Bet the Farm: How Food Stopped Being Food by Frederick Kaufman

 Why can’t delicious, inexpensive and healthy food be available to everyone? What does the financialization of food have to do with world hunger? How has food stopped being food and what does the Chicago Mercantile Exchange have to do with this question? Frederick Kaufman’s innovative and well-researched book, Bet the Farm: How Food Stopped Being Food, explores these questions. Kaufman investigates the connection between the global food chain and global finance. What does pizza, which is one of the most popular foods items in the world, have to do with the financialization of food?

Kaufman shares with Food Integrity Now his prospective and his investigation into the world of food futures, commodities and derivatives. He expands upon how this volatile industry, that is still greatly unregulated, is creating the imaginary food prices which are in conflict with the real price of food.
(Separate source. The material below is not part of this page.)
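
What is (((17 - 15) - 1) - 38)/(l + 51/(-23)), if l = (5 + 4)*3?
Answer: -851/570 ≈ -1.4930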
In this controversial interview Kaufman discusses not only the financialization of food and how this affects hunger on the planet, but we also discuss Bill Gates, Supreme Court Justice Clarence Thomas, GMOs, our current patents laws and the need for patent reform. To listen to this intriguing interview, click the link below:


  1. Here is something that is news worthy… I thought you would agree…

    I just came across some interesting info for low income families that want to grow their own food. Most of these low income folks are on Food Stamp Program and in the guidelines it states these recipients can buy seeds and plants to grow food for the household to eat.

    .Foods You Can Buy With Food Assistance Benefits
    .Households can use food assistance benefits to buy
    .Breads and cereals;
    .Fruits and vegetables;
    .Meats, fish, and poultry;
    .Dairy products; and
    .Seeds and plants to grow and produce food for the household to eat.

    The challenge is education – both for vendors to provide plants & seeds, and especially, for the end user, to understand and accept that a portion of their allowance will go to grow food that will not be available to eat in the same week they spend the $. Food Stamps create a cycle of dependency on instant gratification and there is rarely surplus $$ in their food stamp allowance to spend on an investment and an uncertain crop that may or may not produce or outlive weather, or bug infestation or other variables. EDUCATION would help assure success and adoption of this most valuable benefit!